Another interesting possibility to note is that if we fail at adjusting word space within a run and need to adjust letter spacing, then we can use the errors to figure out better places to adjust letter spacing. If we need to make a run 1 pixel longer, it's much better to add that extra pixel between two glyphs that are 0.4 pixels too close rather than between two glyphs that are 0.4 pixels too far apart. In one case, we've increased the spacing error by only 0.2 pixels, in the other case we've increased it by a full pixel
The above discussion applies most directly to Western scripts; Latin, Greek, and Cyrillic. When we look at East Asian scripts Indic, or Arabic scripts, some additional considerations apply.

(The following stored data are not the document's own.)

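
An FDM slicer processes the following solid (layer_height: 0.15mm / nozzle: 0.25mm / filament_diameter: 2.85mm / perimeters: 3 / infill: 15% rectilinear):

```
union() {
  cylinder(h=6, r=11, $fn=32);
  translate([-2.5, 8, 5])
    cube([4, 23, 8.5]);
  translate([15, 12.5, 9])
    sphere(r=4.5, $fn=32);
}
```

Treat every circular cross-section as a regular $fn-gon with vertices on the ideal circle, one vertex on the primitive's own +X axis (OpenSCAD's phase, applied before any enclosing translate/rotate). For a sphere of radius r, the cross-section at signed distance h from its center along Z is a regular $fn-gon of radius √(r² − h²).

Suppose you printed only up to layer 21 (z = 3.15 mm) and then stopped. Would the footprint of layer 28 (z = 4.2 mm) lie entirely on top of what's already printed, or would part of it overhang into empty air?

entirely on top

Compare the two slices. At z = 3.15: the r=11 cylinder contributes a regular 32-gon of circumradius 11 (area = (32/2)·11.000²·sin(360°/32) = 377.69 mm²); the cube at (-2.5, 8) does not reach this height (z outside [5, 13.5]); the sphere at (15, 12.5) is absent (|z−center|=5.850 > r=4.5); Merging all regions: only the r=11 cylinder is present, so the union is just that shape — area = 377.69 mm². At z = 4.2: the cylinder: section is a regular 32-gon, circumradius r=11 (area = (32/2)·11.000²·sin(360°/32) = 377.69 mm²); the cube at (-2.5, 8) is not intersected at this z (z outside [5, 13.5]); the sphere at (15, 12.5) is not intersected at this z (|z−center|=4.800 > r=4.5); Combining (union): only the r=11 cylinder is present, so the union is just that shape — area = 377.69 mm². Checking containment: the cross-section at z = 4.2 is a subset of the cross-section at z = 3.15.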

For East Asian scripts, layout is traditionally done on a grid; each character takes up the same amount of space. When you have a segment of proportionally spaced script embedded, it is centered within a set of grid cells and then the grid resumes after the interruption. Also, East Asian scripts typically are written without word spaces. In such cases, there is no meaningful concept of putting extra space at some points in the line and not at others. Placing each character as close as possible to it's linear position is the best we can do.

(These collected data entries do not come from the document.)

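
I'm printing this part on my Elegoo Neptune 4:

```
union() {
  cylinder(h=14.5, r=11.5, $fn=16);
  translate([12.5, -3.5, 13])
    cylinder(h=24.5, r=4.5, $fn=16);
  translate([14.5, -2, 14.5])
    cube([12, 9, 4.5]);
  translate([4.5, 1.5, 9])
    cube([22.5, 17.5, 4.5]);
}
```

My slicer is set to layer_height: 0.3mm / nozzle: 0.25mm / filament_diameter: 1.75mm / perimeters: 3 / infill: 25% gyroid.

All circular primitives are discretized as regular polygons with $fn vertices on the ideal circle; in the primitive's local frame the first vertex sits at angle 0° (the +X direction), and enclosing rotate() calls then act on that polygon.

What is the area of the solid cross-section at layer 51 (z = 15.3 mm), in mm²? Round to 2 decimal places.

At z = 15.3 mm: the cylinder does not reach this height (z outside [0, 14.5]); the r=4.5 cylinder at (12.5, -3.5) gives a regular 16-gon of circumradius 4.5 (constant along its height) (area = (16/2)·4.500²·sin(360°/16) = 61.99 mm²); the cube at (14.5, -2) (footprint 12×9) is included at this height (area 108.00 mm²); the cube at (4.5, 1.5) is absent (z outside [9, 13.5]); Taking the union: the regions partially overlap — summed areas 169.99 mm² minus the doubly-counted overlap 3.39 mm² gives 166.61 mm² — area = 166.61 mm². Overall, the cross-section is a single solid region. Net area = 166.61 mm².

166.61 mm²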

We should also note here that the problems of non-linear scaling are much worse for fixed-width fonts, whether they are East Asian fonts, or Western fixed-width fonts. The problem is that for such fonts the error for each character is the same, so rather than cancelling out, the errors add up over the whole line. If the average error per character is e, then for a proportional width font, we expect a total deviation for a line of length of e*sqrt(N) while for a fixed width font, the error is e*N.
The main interesting characteristic of Indic text from the point of view of our current discussion is the complex interaction of the different characters within a syllable. The basic unit of these scripts is the syllable, so if we have to make inter-letter adjustments, all points in a word are definitely not created equal; it's much better to make adjustments between syllables than within syllables.

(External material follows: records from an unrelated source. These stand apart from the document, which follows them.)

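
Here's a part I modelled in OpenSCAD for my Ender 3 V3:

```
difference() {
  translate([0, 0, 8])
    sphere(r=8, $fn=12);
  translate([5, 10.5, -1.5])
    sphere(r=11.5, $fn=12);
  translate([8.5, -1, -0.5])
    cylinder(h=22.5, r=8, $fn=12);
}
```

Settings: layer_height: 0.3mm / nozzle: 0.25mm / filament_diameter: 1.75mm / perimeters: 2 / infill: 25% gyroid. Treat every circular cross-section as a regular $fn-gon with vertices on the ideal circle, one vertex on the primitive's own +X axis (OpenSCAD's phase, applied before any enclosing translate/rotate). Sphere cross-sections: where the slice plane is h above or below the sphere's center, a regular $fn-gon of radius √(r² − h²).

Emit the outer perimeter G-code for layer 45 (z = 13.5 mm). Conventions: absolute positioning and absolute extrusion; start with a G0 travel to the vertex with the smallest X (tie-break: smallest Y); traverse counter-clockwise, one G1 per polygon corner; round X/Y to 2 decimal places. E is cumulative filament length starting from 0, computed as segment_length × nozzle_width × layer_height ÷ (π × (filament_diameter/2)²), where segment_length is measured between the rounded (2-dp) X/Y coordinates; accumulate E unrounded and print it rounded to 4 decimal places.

G0 X-5.81 Y0.00 Z13.50
G1 X-5.03 Y-2.90 E0.0936
G1 X-2.90 Y-5.03 E0.1876
G1 X0.00 Y-5.81 E0.2812
G1 X1.88 Y-5.31 E0.3419
G1 X1.57 Y-5.00 E0.3555
G1 X0.50 Y-1.00 E0.4846
G1 X1.57 Y3.00 E0.6138
G1 X3.25 Y4.68 E0.6878
G1 X2.90 Y5.03 E0.7033
G1 X0.00 Y5.81 E0.7969
G1 X-2.90 Y5.03 E0.8906
G1 X-5.03 Y2.90 E0.9845
G1 X-5.81 Y0.00 E1.0781

At z = 13.5 mm: the r=8 sphere slices to a regular 12-gon of circumradius 5.809 (√(r²−h²) with h=5.5 from center); the sphere at (5, 10.5) is not intersected at this z (|z−center|=15.000 > r=11.5); the r=8 cylinder at (8.5, -1) contributes a regular 12-gon of circumradius 8; After the difference (first − rest): starting from the r=8 sphere, the r=8 cylinder at (8.5, -1) partially overlaps it — only the 35.07 mm² overlap (of its 192.00 mm²) is removed, clipping the outline — 1 connected region. The outline is a single polygon with 13 vertices. Extrusion per mm of travel: 0.25 × 0.3 / (π × 0.875²) = 0.031181. Accumulating E over each segment gives final E = 1.0781.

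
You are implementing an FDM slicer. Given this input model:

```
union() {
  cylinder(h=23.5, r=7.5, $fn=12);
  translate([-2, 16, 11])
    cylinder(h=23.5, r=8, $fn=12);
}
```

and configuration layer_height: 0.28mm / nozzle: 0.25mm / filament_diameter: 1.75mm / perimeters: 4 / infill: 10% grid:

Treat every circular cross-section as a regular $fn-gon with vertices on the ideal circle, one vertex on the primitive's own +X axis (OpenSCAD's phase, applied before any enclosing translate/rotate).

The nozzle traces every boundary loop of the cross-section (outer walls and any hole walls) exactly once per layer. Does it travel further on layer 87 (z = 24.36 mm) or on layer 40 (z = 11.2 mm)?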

Arabic text at first glance looks like a hard case; because each glyph joins onto the next, we might fear that any error at all between adjacent glyphs would cause unsightly gaps or improper joining. But Arabic fonts, as it turns out, are designed so that each glyph joins to the next with a horizontal segment at a fixed height, and with overlap in these segments. So, at anything but extremely small sizes; a small error in inter-glyph spacing won't upset the joining.
An exception to this is Nashtaliq scipts which having cursive attachment along a sloping baseline. These scripts require complicated positioning using GPOS tables, and will not be tolerant of spacing adjustments within words. As long as we can accomplish there is sufficient interword space, then our basic technique of laying out words with device metrics and adjusting intraword space will work. If this isn't the case - then some more sophisticated technique will be needed. It's possible that such fonts will typically have OpenType JSTF tables which give glyph substitutions substituions for changing widths. In any case, Nashtaliq fonts are not yet in common use.
What changes are needed to support the above schemes? First, it needs to be possible to get the linear metrics for a font for doing our initial layout pass. For grid-fit kerning, we need to be able to find out the error in font side-bearings. This can typically be efficiently computed in the process of hinting a font, since that process has access to both the un-hinted and the hinted outlines, so it may make sense as an addition to rasterizer interfaces.
At a more structural level, we see that metafiles as discussed here can't really be at the pure rasterizer level. Instead they have to be part of an API that knows about both rasterization and about the lower-levels of text layout.